Performance: Ruby/LDAP vs. ActiveLDAP vs. Net::LDAP

Hi everyone,
Currently, in an application I’m working on I’m using Ruby/LDAP and
ActiveLDAP - and they both work relatively well. But recently I’ve run
into some performance snags. So my question is - is there a large
performance gap between Ruby/LDAP, ActiveLDAP, and Net::LDAP that would
justify standardizing on one over the others?

On 10/11/06, [email protected] [email protected] wrote:

Hi everyone,
Currently, in an application I’m working on I’m using Ruby/LDAP and
ActiveLDAP - and they both work relatively well. But recently I’ve run
into some performance snags. So my question is - is there a large
performance gap between Ruby/LDAP, ActiveLDAP, and Net::LDAP that would
justify standardizing on one over the others?

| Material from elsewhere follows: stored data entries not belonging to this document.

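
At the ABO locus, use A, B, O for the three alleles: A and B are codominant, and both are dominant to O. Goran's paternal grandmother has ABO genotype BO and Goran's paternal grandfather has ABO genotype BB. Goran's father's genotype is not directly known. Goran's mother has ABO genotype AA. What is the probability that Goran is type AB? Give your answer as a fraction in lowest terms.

3/4

Goran's father's ABO genotype from BO × BB: 1/2 BB, 1/2 BO.
Crossing each possibility with the mother AA and summing P(type AB): 1/2·1 + 1/2·1/2 = 3/4.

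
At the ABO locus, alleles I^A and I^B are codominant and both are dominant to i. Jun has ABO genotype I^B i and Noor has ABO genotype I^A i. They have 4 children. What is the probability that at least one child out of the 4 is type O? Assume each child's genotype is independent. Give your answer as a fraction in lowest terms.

ABO cross I^B i × I^A i → 1/4 O, 1/4 A, 1/4 B, 1/4 AB.
So P(type O) = 1/4 per child.
P(none) = (3/4)^4 = 81/256; P(at least one) = 1 − 81/256 = 175/256.

175/256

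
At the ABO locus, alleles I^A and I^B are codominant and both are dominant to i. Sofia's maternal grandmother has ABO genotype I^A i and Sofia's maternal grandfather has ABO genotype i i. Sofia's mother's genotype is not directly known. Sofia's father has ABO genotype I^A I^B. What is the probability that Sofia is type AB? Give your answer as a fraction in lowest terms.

Sofia's mother's ABO genotype from I^A i × i i: 1/2 I^A i, 1/2 i i.
Crossing each possibility with the father I^A I^B and summing P(type AB): 1/2·1/4 + 1/2·0 = 1/8.

1/8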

ActiveLDAP is a wrapper on top of Ruby/LDAP. There is supposed to be
work later toward making ActiveLDAP work with Net::LDAP, but I don’t
think that’s started yet. Net::LDAP is pure Ruby, which means its
significantly more portable. IMO, Net::LDAP has the better LDAP API
than Ruby/LDAP (which mirrors the C API faithfully).

-austin

On 10/11/06, [email protected] [email protected] wrote:

Hi everyone,
Currently, in an application I’m working on I’m using Ruby/LDAP and
ActiveLDAP - and they both work relatively well. But recently I’ve run
into some performance snags. So my question is - is there a large
performance gap between Ruby/LDAP, ActiveLDAP, and Net::LDAP that would
justify standardizing on one over the others?

Do you have test-cases and benchmarks?

From what I can see, most Ruby users are using Net::LDAP to authenticate
users, and most of those are binding against Active Directory.
Relatively
few people are doing bulk-queries where performance problems would be
readily apparent. I have made some performance-improvements to Net::LDAP
recently but didn’t get too aggressive about it because the use-cases
don’t
justify it. But again, tell me more about what you’re trying to do.